How will local laws impact your Franchise Agreement?
The Franchise Agreement you are signing with an international franchisee may say that the governing law of the agreement is the "Law of England and Wales". Regardless, did you know that certain post-termination non-compete clauses are potentially unenforceable in Denmark? Or that, if you terminate your Norwegian franchisee, a Norwegian court may decide you have to pay that franchisee compensation in certain circumstances? It is important to understand that, no matter what the governing law clause says, certain local laws in an overseas territory may override the terms of the franchise agreement.
Given this, I would always recommend engaging a local law firm in the territory (preferably one experienced in franchising) to conduct a compliance review of the Franchise Agreement before the deal is signed. In addition to advising on the Franchise Agreement's enforceability, this local lawyer will also be able to let you know if there are any other aspects of local law (or indeed business practice) that might impact the operation of the franchised business in the Territory
What model should you use?
There are many franchising models that can be used for expanding internationally. Here are a few examples:
Master Franchising –The franchisor appoints a business entity with local knowledge to operate franchise units itself and appoint others (known as "sub-franchisees") to do so. This is by far the most common method.

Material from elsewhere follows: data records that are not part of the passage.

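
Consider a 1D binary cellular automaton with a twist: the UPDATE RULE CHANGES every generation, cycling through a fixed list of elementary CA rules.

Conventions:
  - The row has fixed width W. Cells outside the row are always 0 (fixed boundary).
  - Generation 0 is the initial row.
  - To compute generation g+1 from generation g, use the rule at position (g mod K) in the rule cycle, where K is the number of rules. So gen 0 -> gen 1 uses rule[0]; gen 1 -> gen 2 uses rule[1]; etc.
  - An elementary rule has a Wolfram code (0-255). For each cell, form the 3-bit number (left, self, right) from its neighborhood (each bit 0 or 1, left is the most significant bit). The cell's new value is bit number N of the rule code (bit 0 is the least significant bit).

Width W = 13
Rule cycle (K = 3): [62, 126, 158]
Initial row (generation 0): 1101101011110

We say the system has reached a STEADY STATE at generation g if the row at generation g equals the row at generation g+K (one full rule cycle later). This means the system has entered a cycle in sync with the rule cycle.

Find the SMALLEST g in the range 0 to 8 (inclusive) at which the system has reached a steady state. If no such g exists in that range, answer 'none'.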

Direct Franchising – The franchisor in the UK contracts directly with a franchisee in the territory to operate one franchise unit.
Area Development Franchising – Similar to a Master Franchise but the Master Franchisee is not allowed to sub-franchise (allowing the franchisor to maintain more control).
In addition, you may choose to open a branch/subsidiary operation in the territory to act as the franchisor? Or you could enter into a joint venture relationship with the franchisee (the joint venture company acting as the franchisee). Naturally, there are advantages and disadvantages involved in all these methods and there is no "one size fits all" approach.